Rift
01
aralık
a visible separation or gap between masses of clouds
Örnekler
A rift opened in the clouds, letting sunlight stream through.
Bulutlarda bir yırtık açıldı ve güneş ışığının içeri sızmasına izin verdi.
The photographer captured a rift in the stormy sky.
Fotoğrafçı, fırtınalı gökyüzünde bir yırtık yakaladı.
02
ara bozukluğu
an end to a friendly relationship between people or organizations caused by a serious disagreement
Örnekler
The rift between the two longtime friends started over a minor disagreement but quickly escalated into a full-blown feud.
İki uzun zamandır arkadaş olan kişi arasındaki anlaşmazlık, küçük bir anlaşmazlıkla başladı ama hızla tam bir kavgaya dönüştü.
The scandal caused a significant rift within the organization, leading to resignations and infighting.
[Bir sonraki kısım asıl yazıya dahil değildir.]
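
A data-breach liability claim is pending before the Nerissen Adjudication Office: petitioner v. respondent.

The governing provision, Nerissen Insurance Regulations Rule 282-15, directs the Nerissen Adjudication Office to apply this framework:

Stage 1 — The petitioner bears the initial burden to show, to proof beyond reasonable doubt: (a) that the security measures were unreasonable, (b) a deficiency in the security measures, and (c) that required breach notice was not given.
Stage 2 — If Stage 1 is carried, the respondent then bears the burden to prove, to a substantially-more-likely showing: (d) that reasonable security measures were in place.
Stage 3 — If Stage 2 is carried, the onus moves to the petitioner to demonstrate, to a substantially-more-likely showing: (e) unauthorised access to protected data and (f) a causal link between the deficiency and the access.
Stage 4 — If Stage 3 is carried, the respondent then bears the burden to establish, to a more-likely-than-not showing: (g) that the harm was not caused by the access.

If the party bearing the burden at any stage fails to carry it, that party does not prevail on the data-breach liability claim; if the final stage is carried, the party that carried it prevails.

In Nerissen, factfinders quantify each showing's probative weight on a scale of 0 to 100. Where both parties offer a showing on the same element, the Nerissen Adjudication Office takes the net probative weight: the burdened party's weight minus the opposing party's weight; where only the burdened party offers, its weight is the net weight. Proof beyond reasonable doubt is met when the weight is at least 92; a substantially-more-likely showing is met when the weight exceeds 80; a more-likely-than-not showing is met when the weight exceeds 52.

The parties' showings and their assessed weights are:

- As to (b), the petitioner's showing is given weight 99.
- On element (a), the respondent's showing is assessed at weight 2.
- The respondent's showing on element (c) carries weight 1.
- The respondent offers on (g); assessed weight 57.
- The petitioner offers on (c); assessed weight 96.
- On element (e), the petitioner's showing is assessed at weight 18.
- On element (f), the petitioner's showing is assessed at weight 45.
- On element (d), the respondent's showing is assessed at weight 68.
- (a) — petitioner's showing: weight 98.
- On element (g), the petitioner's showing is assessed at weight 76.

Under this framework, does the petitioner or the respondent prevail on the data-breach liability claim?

petitioner

Stage 1 (petitioner, proof beyond reasonable doubt, weight is at least 92): (a) net 98−2=96 ≥ 92 — meets; (b) 99 ≥ 92 — meets; (c) net 96−1=95 ≥ 92 — meets.
  The petitioner carries Stage 1; the respondent now bears the burden.
Stage 2 (respondent, a substantially-more-likely showing, weight exceeds 80): (d) 68 ≤ 80 — fails.
  Stage 2 not carried; the respondent fails its burden.
The analysis ends at Stage 2; the petitioner prevails.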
Skandal, organizasyon içinde istifalara ve iç çatışmalara yol açan önemli bir uyuşmazlık yarattı.
03
yarık
a narrow crack or split in rock or the earth's surface
Örnekler
A deep rift ran through the mountainside.
Bir yarık dağın yamacı boyunca uzanıyordu.
Geologists studied the rift to understand tectonic activity.
Jeologlar, tektonik aktiviteyi anlamak için rift'i inceledi.